ロ包 ロ孝 2
「いよっ! また会えたな、大金持ち」

「ジェイ、会いたかった!」

 駆け寄って来たカンに抱き締められたジェイは、顎を引き、当惑の色を隠せない。カンは構わずジェイに頬擦りしている。

「ちょちょ……俺、そのケは無いぜ?」

「え? ジェイ、女捨てた言ってたろ? 違うか?」

 濃いブルーアイにマジマジと見つめられたジェイは、そこに写った自分の間抜け面を見て噴き出した。

「プハッ! ははは、本気かと思ったぜ」

「しかしわたし彼氏居てるし!」

「何で関西弁なんだっ!」

 2人は暫しの間再会を喜び合っていたが、一転して表情を強張らせたジェイが身体を屈めて囁いた。

「ここは周りが開け過ぎている。場所を変えよう」


──────


「おいサブラウ。
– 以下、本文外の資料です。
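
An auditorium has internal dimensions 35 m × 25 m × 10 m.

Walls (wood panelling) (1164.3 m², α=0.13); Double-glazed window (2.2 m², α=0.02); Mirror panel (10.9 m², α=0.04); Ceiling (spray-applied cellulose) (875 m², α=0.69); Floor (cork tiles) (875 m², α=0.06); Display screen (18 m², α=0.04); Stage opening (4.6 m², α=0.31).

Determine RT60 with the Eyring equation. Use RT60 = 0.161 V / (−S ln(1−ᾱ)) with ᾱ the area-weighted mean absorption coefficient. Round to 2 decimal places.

1.49 seconds

Total surface area S = 1164.3 + 2.2 + 10.9 + 875 + 875 + 18 + 4.6 = 2950.0 m².
Σ(Sᵢαᵢ) = 1164.3×0.13 + 2.2×0.02 + 10.9×0.04 + 875×0.69 + 875×0.06 + 18×0.04 + 4.6×0.31 = 810.235.
Mean coefficient ᾱ = A/S = 0.2747.
−S·ln(1−ᾱ) = −2950.0 × ln(1 − 0.2747) = 947.451.
V = 35 × 25 × 10 = 8750 m³.
RT60 = 0.161 × 8750 / 947.451 = 1.49 s.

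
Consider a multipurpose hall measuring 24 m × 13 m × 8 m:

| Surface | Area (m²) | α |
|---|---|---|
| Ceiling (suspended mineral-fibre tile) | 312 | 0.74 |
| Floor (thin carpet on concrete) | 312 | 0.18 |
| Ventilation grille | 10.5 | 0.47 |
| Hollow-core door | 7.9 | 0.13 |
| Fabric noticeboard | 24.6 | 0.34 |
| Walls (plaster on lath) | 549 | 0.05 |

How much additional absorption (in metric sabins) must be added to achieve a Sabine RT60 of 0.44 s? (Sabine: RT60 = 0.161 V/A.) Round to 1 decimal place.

Summing Sᵢαᵢ: 230.880 + 56.160 + 4.935 + 1.027 + 8.364 + 27.450 → A₁ = 328.816 sabins.
Target A₂ = 0.161·2496/0.44 = 913.309 sabins (V = 2496 m³).
ΔA = A₂ − A₁ = 913.309 − 328.816 = 584.5 sabins.

584.5 sabins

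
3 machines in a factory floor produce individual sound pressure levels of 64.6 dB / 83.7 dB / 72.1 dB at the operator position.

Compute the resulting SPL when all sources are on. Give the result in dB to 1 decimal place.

Converting to relative power and adding: 10^(64.6/10) + 10^(83.7/10) + 10^(72.1/10) = 2.535e+08.
Combined level = 10 log₁₀(2.535e+08) = 84.0 dB.

84.0 dB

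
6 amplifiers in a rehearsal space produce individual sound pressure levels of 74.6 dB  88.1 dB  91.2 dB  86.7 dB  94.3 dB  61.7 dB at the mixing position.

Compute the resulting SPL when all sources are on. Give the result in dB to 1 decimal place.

Converting to relative power and adding: 10^(74.6/10) + 10^(88.1/10) + 10^(91.2/10) + 10^(86.7/10) + 10^(94.3/10) + 10^(61.7/10) = 5.154e+09.
L_total = 10·log₁₀(5.154e+09) = 97.1 dB.

97.1 dB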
俺達、何か大事な事を忘れてる気がしねぇか?」

 雷児は腕を組んで神妙な顔付きで言った。

「サブラウはやめて下さいよ。こちとらあの変な外人のせいで何がなんだか……」

 やっと変な日本語に依ってもたらされる受難を回避した雷児達は、安堵の溜め息と共に、為すべき事さえ忘れてしまっていた。

「元はと言えばボスの大恩に酬いる為に……」

 2人は顔を見合わせて叫んだ。

「あぁっ! 大声男だ!」

 慌てて元の場所に戻った雷児達だったが、そこに声の主は居ないばかりか、カンの姿も無い。年端も行かないギャング達は、取りも直さずその場に居た通行人や周囲の商店等へ片っ端から聞き込みを行った。
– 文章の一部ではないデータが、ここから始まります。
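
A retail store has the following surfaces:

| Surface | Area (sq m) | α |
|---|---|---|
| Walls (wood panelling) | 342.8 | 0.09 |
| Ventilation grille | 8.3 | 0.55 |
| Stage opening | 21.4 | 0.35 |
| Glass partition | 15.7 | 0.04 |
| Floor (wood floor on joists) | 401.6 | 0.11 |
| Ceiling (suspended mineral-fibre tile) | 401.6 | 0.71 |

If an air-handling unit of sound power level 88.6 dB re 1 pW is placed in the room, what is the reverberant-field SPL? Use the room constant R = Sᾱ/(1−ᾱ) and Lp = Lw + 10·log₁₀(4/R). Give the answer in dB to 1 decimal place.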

そうして散々駆けまわってはみたものの、確たる目撃情報は何も無く、2人の努力はまさしく徒労に終わっていた。


〇※○※○※


「ここ迄来ればいいだろう」

 ジェイは周りに注意を払うと、路地を入り込んだ物陰に有る喫茶スペースに落ち着いた。

2人が差し向かいで座る周りをボディーガードの背中が囲んでいる。彼らの濃紺の壁に遮られた物々しい雰囲気の中で、カンが先に口を開いた。

「ジェイ、ちょっと雰囲気変わったよ?」

 そう言って真っ直ぐな視線をジェイに注いでいる。